В принципе, "славянское" фэнтези в плане поэтики мало чем отличается от традиционной героико-сказочной фантастики. Та же бесконечная борьба Добра и Зла, поединки черных и белых магов или богов, между которыми затесались несколько людей, используемых вышними силами в каких-то одним их ведомым раскладах. Порою люди ведут себя словно марионетки, повинуясь законам Судьбы, Рока. Иногда же они бунтуют против своих благодетелей, создавая собственные миры или королевства. Единственной разницей между "славянским" и "европейским" фэнтези являются имена нечистой силы. Вместо традиционных гоблинов, фей, ундин, троллей, орков и эльфов в "славяно-киевских" романах проказят более привычные для русского человека лешие, домовые, кикиморы, водяные, русалки, кот Баюн и пр. Да еще попытки стилизации авторов под древнерусский язык: "Поздорову ли будешь, друже?", "Камо грядеши, человече?". Иногда встречаются попытки создать историко-мифологические романы на базе древнеславянской мифологии по типу того, что сделали в ряде своих произведений Олди с Валентиновым.
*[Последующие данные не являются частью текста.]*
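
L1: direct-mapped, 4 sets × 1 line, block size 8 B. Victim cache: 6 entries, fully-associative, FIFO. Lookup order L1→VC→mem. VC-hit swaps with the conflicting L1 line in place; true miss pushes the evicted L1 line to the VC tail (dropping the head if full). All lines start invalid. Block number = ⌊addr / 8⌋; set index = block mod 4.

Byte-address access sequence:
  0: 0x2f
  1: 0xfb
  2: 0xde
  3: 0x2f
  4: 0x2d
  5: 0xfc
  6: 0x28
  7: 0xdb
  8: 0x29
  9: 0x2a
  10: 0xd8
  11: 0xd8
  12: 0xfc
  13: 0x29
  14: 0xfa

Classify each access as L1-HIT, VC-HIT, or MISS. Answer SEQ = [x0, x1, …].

0: 0x2f (blk 5, set 1) → MISS  vc=[]
1: 0xfb (blk 31, set 3) → MISS  vc=[]
2: 0xde (blk 27, set 3) → MISS  vc=[31]
3: 0x2f (blk 5, set 1) → L1-HIT  vc=[31]
4: 0x2d (blk 5, set 1) → L1-HIT  vc=[31]
5: 0xfc (blk 31, set 3) → VC-HIT  vc=[27]
6: 0x28 (blk 5, set 1) → L1-HIT  vc=[27]
7: 0xdb (blk 27, set 3) → VC-HIT  vc=[31]
8: 0x29 (blk 5, set 1) → L1-HIT  vc=[31]
9: 0x2a (blk 5, set 1) → L1-HIT  vc=[31]
10: 0xd8 (blk 27, set 3) → L1-HIT  vc=[31]
11: 0xd8 (blk 27, set 3) → L1-HIT  vc=[31]
12: 0xfc (blk 31, set 3) → VC-HIT  vc=[27]
13: 0x29 (blk 5, set 1) → L1-HIT  vc=[27]
14: 0xfa (blk 31, set 3) → L1-HIT  vc=[27]

SEQ = [MISS, MISS, MISS, L1-HIT, L1-HIT, VC-HIT, L1-HIT, VC-HIT, L1-HIT, L1-HIT, L1-HIT, L1-HIT, VC-HIT, L1-HIT, L1-HIT]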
Галина Романова создала цикл "Сварожичи", где главными действующими лицами стали боги языческого пантеона восточных славян: Перун, Даждьбог, Велес. Такой эксперимент вряд ли можно считать удачным, т.к. материала о русском язычестве сохранилось гораздо меньше, чем от греческой или древнеиндийской мифологии. Построения автора "Сварожичей" представляются весьма наивными и неубедительными, хотя главные герои цикла вышли довольно милыми и симпатичными.
Встречаются в нашей "женской" фантастике и редкие попытки освоить в фэнтези не только русское или европейское сказочно-мифологическое пространство, но и восточно-мусульманское. В повести Трускиновской "Сказка о каменном талисмане" во всей полноте воссоздан мир "Тысячи и одной ночи". Автору удалось создать блестящую стилизацию, в которой условный схематизм, диктуемый рамками жанра и мифологии, сочетается с глубоким историзмом, реконструкцией психотипа восточного средневекового человека.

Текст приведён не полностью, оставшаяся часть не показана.